And if that’s all they find they might extrapolate a whole culture from it. They might even assume it was some religious article – or write papers referring to the “North American Metal Mallet People of the early 21st century”.
My grandfather worked for Sears for over 35 years, so every appliance and tool he owned was a Sears product. My uncle has all his dad’s tools, all still in excellent condition.
That’s so funny. My hammer story is that I got a new teaching job. I needed somewhere in my new classroom to hang my coat, so took hubby’s best hammer and a nail to knock into the back of my door. The hammer disappeared from my desk overnight…and I knew the only possible ‘thief’ was the caretaker after hours but being new, didn’t feel I could accuse him. And I had to confess to hubby I’d lost his prized hammer. The next day the caretaker appeared with my hammer, he’d kindly taken it and secured the wobbly head for me. Then a couple of teachers came to me and said ‘The caretaker says you’re a bit of a woodwork expert…we’re thinking of starting balsawood crafts with our classes, so we’ve come for your advice’…..husband still laughs at my ‘expert’ nomination on the strength of being seen to hammer one nail into my door!

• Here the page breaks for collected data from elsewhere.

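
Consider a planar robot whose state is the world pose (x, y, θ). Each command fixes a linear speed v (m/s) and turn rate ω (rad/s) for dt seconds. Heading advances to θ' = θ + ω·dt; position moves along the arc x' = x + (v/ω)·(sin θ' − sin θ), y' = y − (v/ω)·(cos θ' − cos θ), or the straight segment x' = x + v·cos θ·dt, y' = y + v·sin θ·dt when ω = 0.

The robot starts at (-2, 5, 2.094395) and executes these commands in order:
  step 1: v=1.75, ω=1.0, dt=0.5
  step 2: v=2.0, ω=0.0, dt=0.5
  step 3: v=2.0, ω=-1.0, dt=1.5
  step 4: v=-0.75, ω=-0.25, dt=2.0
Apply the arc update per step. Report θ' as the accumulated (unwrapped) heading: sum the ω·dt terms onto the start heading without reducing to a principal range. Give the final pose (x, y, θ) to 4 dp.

(-5.1817, 7.6552, 0.5944)

step 1: θ'=2.5944 (R=1.7500) → pose (-2.6050, 5.6195, 2.5944)
step 2: θ'=2.5944 (straight) → pose (-3.4590, 6.1398, 2.5944)
step 3: θ'=1.0944 (R=-2.0000) → pose (-4.1957, 8.7649, 1.0944)
step 4: θ'=0.5944 (R=3.0000) → pose (-5.1817, 7.6552, 0.5944)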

Great story! Finding the hammer made me think of a news story I saw a few days ago: A gold miner in the Yukon found a wolf pup, almost perfectly mummified, in the permafrost. The pup died 57,000 years ago, and the carcass was in such good shape that scientists could tell what she ate for her last meal: salmon.
The hammer survived maybe because it was made in America ? A Chinese one would have fallen apart and rusted to boot,lol.